I made those archaeopteryx arts a few days ago. I liked making my art on top of the marketing language / corporate art. The layer of other stuff felt important, helpful. A different experience, to look at it. Complexified!
goddesses
Then I painted some goddesses yesterday. This recipe card pulled from a magazine was floating around my desk for a while. I wasn’t sure why I had it–someone sent it to me, or somehow I’d taken it from a magazine myself? But that wasn’t possible–I don’t read magazines.
I was about to have a zoom meeting, and I wanted to paint a goddess on the recipe card. It felt important to do that, all of a sudden. It was going to be my treat, after the meeting.
Some feeling in me surfaced, about these women’s magazines I read as a kid. My mom would buy them, so they were around in the living room.
I learned about being a woman, from them–what was expected of me, options for making food, products I was supposed to like. Something to help me be pretty, a good mom, a good wife. Maladies I could have–a health risk or safety risk I needed to avoid. Lots of adverts for food products, health products, make-up. Recipes for masks I could make for my skin, from avocados or oatmeal and honey.
It was very educational–an education I denounce. But I was skeptical from the beginning. The world the magazines came from was not my world. I was curious but confused. Did the world these magazines came from actually exist?
pleasures
Mom also bought Cosmopolitan magazines, which always had a sexy lady on the front, wearing a fancy dress, with lots of cleavage. Her hair was tousled, and her makeup was overt.
Those magazines I saw at the grocery store, and there was always some “Drive Him Wild in Bed With These Ten Sexy Tricks” which I was even more curious about. Seemed cool that someone, somewhere was being honest about sex. But those ones she must have kept in her bedroom, because I never read them.
Mama loved to read recipes. She never made them, but she was excited by new food possibilities.
“Oh, Marie,” she’d say. “Look at this. Doesn’t this look good?” She’d make me look at the picture of some lasagna with one exotic aspect, making it different from the regular lasagna she might make. Or some decadent cookies, or a vegetable dish sprinkled with smoked paprika and fresh parsley bits. “We should make that! I think I would really like that!”
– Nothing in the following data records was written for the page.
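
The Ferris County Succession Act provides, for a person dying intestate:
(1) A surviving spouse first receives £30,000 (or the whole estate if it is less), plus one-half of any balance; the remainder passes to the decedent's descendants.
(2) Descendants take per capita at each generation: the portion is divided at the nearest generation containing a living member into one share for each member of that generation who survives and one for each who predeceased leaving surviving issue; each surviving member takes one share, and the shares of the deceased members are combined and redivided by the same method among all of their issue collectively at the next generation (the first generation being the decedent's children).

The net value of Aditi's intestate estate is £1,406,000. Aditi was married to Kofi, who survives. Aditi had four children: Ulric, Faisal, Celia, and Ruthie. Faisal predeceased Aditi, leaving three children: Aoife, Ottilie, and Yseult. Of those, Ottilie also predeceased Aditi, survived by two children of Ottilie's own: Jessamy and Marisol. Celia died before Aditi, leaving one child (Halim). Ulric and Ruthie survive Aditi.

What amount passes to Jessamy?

Jessamy receives £43,000.

Kofi first takes £30,000, leaving a balance of £1,376,000. Kofi then takes one-half of the balance (£688,000), for a total of £718,000. The remaining £688,000 passes to the descendants.
The descendants' portion (£688,000) is divided at the children's generation into 4 shares of £172,000. Ulric and Ruthie each take £172,000. The 2 shares of the deceased (Faisal and Celia) are combined into a pool of £344,000.
That pool (£344,000) is divided at the grandchildren's generation into 4 shares of £86,000. Aoife, Yseult, and Halim each take £86,000. The remaining share for the deceased Ottilie (£86,000) is carried to the next generation.
That pool (£86,000) is divided at the great-grandchildren's generation equally among Jessamy and Marisol: £43,000 each.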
On a weekend, she would read and reread these magazines. It seemed mostly for the pictures–she was getting ideas. But the ideas were in a narrow range, something fake-safe about those magazines. Like nothing really bad would happen, in them. Or any adversity could be overcome–inspirationporn.
Magazines like that couldn’t keep me safe; nothing could. I prefer risk–the safety of honesty.
recipe cards
Hmm, I had a lot to say about that. My whole point was to talk about the recipe cards, though. Here are these small rectangles of paper, with a recipe, and you can save them in a drawer or give them to a friend. “Oh, Laura-Marie is a vegetarian. She might like this.” Then it gets passed along. Yes, with the name of the magazine on it, so it’s an advert too.
As for making art on top of corporate art, I’m in love with the layers–my art interacting with the other layer really helps me. Maybe I can heal my capitalism trauma, by transforming the crappy recipe card art into a new thing. But my art interacts with the corporate art, so they help each other.